Many of the negative forecasts followed a pattern of underestimating the U.S. economy’s resilience, typically because they were based on historical models and precedent – not situational and idiosyncratic context. Consider the following four displays of resilience:
1) Labor market resilience. The widespread assumption was that monetary policy would push labor demand collectively under water. Instead we have seen pockets of weakness, covered by aggregate strength. Significant layoffs happened where hiring had overshot (e.g., tech) but in other sectors (e.g., services) hiring was still catching up and remained strong. Laid-off workers found new jobs. Resilience was found in the unusual economic diversification of recessionary sectors with booming ones.
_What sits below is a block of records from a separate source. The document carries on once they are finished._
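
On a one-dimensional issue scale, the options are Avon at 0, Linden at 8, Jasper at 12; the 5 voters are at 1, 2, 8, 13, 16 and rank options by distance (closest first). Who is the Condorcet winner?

With single-peaked preferences on a line, the Condorcet winner is the candidate closest to the median voter.
The median voter (position 8) is closest to Linden at 8.
Check: Linden vs Avon — voters closer to Linden: 3 of 5.

Linden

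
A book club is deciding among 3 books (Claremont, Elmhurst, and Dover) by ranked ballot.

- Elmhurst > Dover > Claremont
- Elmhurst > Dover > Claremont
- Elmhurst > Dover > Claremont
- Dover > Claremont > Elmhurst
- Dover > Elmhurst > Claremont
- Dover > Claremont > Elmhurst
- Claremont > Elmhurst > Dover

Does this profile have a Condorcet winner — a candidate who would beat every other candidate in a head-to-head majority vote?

Head-to-head results (7 voters total):
Claremont vs Elmhurst: Elmhurst wins 4–3.
Claremont vs Dover: Dover wins 6–1.
Elmhurst vs Dover: Elmhurst wins 4–3.
Elmhurst beats each rival — Claremont (4–3), Dover (4–3) — so Elmhurst is the Condorcet winner.

Yes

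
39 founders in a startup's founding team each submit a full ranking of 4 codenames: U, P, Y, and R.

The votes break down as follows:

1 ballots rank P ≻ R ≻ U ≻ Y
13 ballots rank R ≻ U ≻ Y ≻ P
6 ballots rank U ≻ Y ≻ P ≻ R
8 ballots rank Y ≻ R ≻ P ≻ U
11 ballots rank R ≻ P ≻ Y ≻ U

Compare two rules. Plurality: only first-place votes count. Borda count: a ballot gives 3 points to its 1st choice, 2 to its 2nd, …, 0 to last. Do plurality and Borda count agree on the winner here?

Plurality first-place counts: U 6, P 1, Y 8, R 24 → R.
Borda totals: U 45, P 39, Y 60, R 90 → R.
The two rules agree on R.

Yes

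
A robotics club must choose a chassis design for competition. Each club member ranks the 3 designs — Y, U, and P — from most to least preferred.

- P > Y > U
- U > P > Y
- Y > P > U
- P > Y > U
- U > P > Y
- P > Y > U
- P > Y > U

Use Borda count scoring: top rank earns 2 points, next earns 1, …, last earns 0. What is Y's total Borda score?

Borda scores:
  Y: 1 + 0 + 2 + 1 + 0 + 1 + 1 = 6
  U: 0 + 2 + 0 + 0 + 2 + 0 + 0 = 4
  P: 2 + 1 + 1 + 2 + 1 + 2 + 2 = 11

6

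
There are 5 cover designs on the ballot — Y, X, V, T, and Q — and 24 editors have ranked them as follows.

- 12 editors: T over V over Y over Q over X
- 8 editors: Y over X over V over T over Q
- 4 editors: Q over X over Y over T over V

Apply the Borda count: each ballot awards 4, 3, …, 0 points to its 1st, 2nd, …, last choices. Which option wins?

Y

Borda scores:
  Y: 12·2 + 8·4 + 4·2 = 64
  X: 12·0 + 8·3 + 4·3 = 36
  V: 12·3 + 8·2 + 4·0 = 52
  T: 12·4 + 8·1 + 4·1 = 60
  Q: 12·1 + 8·0 + 4·4 = 28
Y has the highest total.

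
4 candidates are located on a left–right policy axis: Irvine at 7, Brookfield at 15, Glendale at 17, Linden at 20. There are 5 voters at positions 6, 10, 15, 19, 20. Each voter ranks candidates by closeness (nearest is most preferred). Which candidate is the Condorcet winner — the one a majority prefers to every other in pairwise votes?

Brookfield

With single-peaked preferences on a line, the Condorcet winner is the candidate closest to the median voter.
The median voter (position 15) is closest to Brookfield at 15.
Check: Brookfield vs Glendale — voters closer to Brookfield: 3 of 5.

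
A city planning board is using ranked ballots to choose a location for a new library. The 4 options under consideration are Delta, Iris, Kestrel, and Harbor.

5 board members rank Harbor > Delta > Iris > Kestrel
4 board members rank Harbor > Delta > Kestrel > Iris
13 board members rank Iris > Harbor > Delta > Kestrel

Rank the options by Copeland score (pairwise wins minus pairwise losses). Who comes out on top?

Pairwise results:
  Delta vs Iris: Iris wins 13–9.
  Delta vs Kestrel: Delta wins 22–0.
  Delta vs Harbor: Harbor wins 22–0.
  Iris vs Kestrel: Iris wins 18–4.
  Iris vs Harbor: Iris wins 13–9.
  Kestrel vs Harbor: Harbor wins 22–0.
Copeland scores (wins − losses):
  Delta: 1 − 2 = -1
  Iris: 3 − 0 = 3
  Kestrel: 0 − 3 = -3
  Harbor: 2 − 1 = 1
Iris has the best Copeland score.

Iris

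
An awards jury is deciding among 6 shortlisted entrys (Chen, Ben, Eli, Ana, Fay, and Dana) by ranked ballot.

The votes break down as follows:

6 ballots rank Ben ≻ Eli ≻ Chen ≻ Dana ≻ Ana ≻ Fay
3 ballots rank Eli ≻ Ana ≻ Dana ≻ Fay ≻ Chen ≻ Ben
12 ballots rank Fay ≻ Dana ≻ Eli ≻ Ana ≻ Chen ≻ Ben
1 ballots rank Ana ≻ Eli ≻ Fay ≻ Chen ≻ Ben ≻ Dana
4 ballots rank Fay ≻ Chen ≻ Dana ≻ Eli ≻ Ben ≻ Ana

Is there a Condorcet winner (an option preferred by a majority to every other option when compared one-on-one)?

Yes

Head-to-head results (26 voters total):
Chen vs Ben: Chen wins 20–6.
Chen vs Eli: Eli wins 22–4.
Chen vs Ana: Ana wins 16–10.
Chen vs Fay: Fay wins 20–6.
Chen vs Dana: Dana wins 15–11.
Ben vs Eli: Eli wins 20–6.
Ben vs Ana: Ana wins 16–10.
Ben vs Fay: Fay wins 20–6.
Ben vs Dana: Dana wins 19–7.
Eli vs Ana: Eli wins 25–1.
Eli vs Fay: Fay wins 16–10.
Eli vs Dana: Dana wins 16–10.
Ana vs Fay: Fay wins 16–10.
Ana vs Dana: Dana wins 22–4.
Fay vs Dana: Fay wins 17–9.
Fay beats each rival — Chen (20–6), Ben (20–6), Eli (16–10), Ana (16–10), Dana (17–9) — so Fay is the Condorcet winner.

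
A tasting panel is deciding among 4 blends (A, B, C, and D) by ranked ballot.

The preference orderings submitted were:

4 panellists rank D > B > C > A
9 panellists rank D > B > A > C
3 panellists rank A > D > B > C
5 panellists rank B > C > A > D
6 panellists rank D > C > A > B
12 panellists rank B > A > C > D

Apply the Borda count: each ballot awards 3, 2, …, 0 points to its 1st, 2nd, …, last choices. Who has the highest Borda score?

B

Borda scores:
  A: 4·0 + 9·1 + 3·3 + 5·1 + 6·1 + 12·2 = 53
  B: 4·2 + 9·2 + 3·1 + 5·3 + 6·0 + 12·3 = 80
  C: 4·1 + 9·0 + 3·0 + 5·2 + 6·2 + 12·1 = 38
  D: 4·3 + 9·3 + 3·2 + 5·0 + 6·3 + 12·0 = 63
B has the highest total.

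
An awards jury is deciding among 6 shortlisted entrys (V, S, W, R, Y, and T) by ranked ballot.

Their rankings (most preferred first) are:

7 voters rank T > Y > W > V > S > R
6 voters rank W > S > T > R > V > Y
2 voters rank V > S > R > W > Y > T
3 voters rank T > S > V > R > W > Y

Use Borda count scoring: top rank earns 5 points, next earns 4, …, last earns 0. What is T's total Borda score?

68

Borda scores:
  V: 7·2 + 6·1 + 2·5 + 3·3 = 39
  S: 7·1 + 6·4 + 2·4 + 3·4 = 51
  W: 7·3 + 6·5 + 2·2 + 3·1 = 58
  R: 7·0 + 6·2 + 2·3 + 3·2 = 24
  Y: 7·4 + 6·0 + 2·1 + 3·0 = 30
  T: 7·5 + 6·3 + 2·0 + 3·5 = 68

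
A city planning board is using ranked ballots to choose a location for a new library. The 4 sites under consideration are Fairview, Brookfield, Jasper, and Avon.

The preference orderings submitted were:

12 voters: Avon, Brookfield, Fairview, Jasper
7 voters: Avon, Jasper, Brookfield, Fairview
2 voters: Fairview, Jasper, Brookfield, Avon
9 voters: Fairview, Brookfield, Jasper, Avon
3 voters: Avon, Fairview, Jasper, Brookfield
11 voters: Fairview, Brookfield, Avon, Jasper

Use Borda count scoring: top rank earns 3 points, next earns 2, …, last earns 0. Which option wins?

Borda scores:
  Fairview: 12·1 + 7·0 + 2·3 + 9·3 + 3·2 + 11·3 = 84
  Brookfield: 12·2 + 7·1 + 2·1 + 9·2 + 3·0 + 11·2 = 73
  Jasper: 12·0 + 7·2 + 2·2 + 9·1 + 3·1 + 11·0 = 30
  Avon: 12·3 + 7·3 + 2·0 + 9·0 + 3·3 + 11·1 = 77
Fairview has the highest total.

Fairview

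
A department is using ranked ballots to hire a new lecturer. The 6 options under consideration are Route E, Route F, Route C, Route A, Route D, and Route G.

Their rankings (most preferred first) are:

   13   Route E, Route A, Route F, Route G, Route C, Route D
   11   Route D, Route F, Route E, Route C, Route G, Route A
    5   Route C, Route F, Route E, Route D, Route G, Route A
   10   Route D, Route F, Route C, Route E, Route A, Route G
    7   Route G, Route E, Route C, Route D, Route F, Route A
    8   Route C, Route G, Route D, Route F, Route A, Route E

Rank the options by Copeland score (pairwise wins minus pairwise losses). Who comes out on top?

Pairwise results:
  Route E vs Route F: Route F wins 34–20.
  Route E vs Route C: Route E wins 31–23.
  Route E vs Route A: Route E wins 46–8.
  Route E vs Route D: Route D wins 29–25.
  Route E vs Route G: Route E wins 39–15.
  Route F vs Route C: Route F wins 34–20.
  Route F vs Route A: Route F wins 41–13.
  Route F vs Route D: Route D wins 36–18.
  Route F vs Route G: Route F wins 39–15.
  Route C vs Route A: Route C wins 41–13.
  Route C vs Route D: Route C wins 33–21.
  Route C vs Route G: Route C wins 34–20.
  Route A vs Route D: Route D wins 41–13.
  Route A vs Route G: Route G wins 31–23.
  Route D vs Route G: Route G wins 28–26.
Copeland scores (wins − losses):
  Route E: 3 − 2 = 1
  Route F: 4 − 1 = 3
  Route C: 3 − 2 = 1
  Route A: 0 − 5 = -5
  Route D: 3 − 2 = 1
  Route G: 2 − 3 = -1
Route F has the best Copeland score.

Route F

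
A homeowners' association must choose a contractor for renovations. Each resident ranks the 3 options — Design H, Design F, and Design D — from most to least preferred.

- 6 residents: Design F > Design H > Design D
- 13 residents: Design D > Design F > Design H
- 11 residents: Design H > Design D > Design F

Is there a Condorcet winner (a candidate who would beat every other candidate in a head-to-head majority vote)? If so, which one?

No Condorcet winner

Head-to-head results (30 voters total):
Design H vs Design F: Design F wins 19–11.
Design H vs Design D: Design H wins 17–13.
Design F vs Design D: Design D wins 24–6.
No candidate beats all others: Design H beats Design D beats Design F beats Design H, a majority cycle.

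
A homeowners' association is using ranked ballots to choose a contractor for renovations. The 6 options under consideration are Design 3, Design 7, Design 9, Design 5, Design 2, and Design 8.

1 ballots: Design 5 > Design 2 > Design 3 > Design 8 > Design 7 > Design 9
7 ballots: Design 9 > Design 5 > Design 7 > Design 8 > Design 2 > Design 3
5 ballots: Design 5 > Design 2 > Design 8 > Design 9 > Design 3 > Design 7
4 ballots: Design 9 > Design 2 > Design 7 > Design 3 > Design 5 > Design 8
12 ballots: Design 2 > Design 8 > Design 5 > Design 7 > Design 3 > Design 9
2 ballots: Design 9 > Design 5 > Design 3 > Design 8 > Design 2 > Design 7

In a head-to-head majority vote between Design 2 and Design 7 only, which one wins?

Design 2

Ballots ranking Design 2 above Design 7: 1+5+4+12+2 = 24.
Ballots ranking Design 7 above Design 2: 7.
Design 2 wins the head-to-head, 24–7.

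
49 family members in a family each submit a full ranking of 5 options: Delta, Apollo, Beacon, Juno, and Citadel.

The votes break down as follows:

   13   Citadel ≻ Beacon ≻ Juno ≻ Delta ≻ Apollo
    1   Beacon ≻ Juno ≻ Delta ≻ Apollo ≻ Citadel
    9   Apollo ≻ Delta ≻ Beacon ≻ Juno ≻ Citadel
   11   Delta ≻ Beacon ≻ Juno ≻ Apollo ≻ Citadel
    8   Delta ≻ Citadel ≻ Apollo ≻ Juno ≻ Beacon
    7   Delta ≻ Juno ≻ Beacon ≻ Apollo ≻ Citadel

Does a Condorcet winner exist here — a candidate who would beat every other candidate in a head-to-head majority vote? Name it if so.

Head-to-head results (49 voters total):
Delta vs Apollo: Delta wins 40–9.
Delta vs Beacon: Delta wins 35–14.
Delta vs Juno: Delta wins 35–14.
Delta vs Citadel: Delta wins 36–13.
Apollo vs Beacon: Beacon wins 32–17.
Apollo vs Juno: Juno wins 32–17.
Apollo vs Citadel: Apollo wins 28–21.
Beacon vs Juno: Beacon wins 34–15.
Beacon vs Citadel: Beacon wins 28–21.
Juno vs Citadel: Juno wins 28–21.
Delta beats each rival — Apollo (40–9), Beacon (35–14), Juno (35–14), Citadel (36–13) — so Delta is the Condorcet winner.

Delta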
2) Consumer resilience. Growing layoffs, inflation eating away at household budgets, and falling portfolios weakening balance sheets led to predictions of a collapse in spending. But the context mattered. Balance sheets had buffers, including cash. And while individual budgets were squeezed, the total number of incomes continued to grow rapidly as hiring persisted, providing consumer strength. The aggregate downdraft has not happened.
3) Housing resilience. A common fear has been that rising interest rates would kneecap the housing market — delaying construction activity, pushing down prices, or even, as some doomsayers predicted, causing another housing-centered recession. But these narratives overlooked the fact that activity remains precisely because housing inventory is low. As a result, higher rates have tamped down — rather than choked — housing activity. Housing starts and prices dipped, and transactions fell, but they have stabilized and are rising again.
4) Financial system resilience. Another common fear was that the Fed will hike until something breaks. The idea that the financial system would be the collateral damage of higher rates is not unreasonable as the collapse of SVB demonstrated. But the risk of contagion was overestimated, while the ability of policy-makers to avert it was underestimated.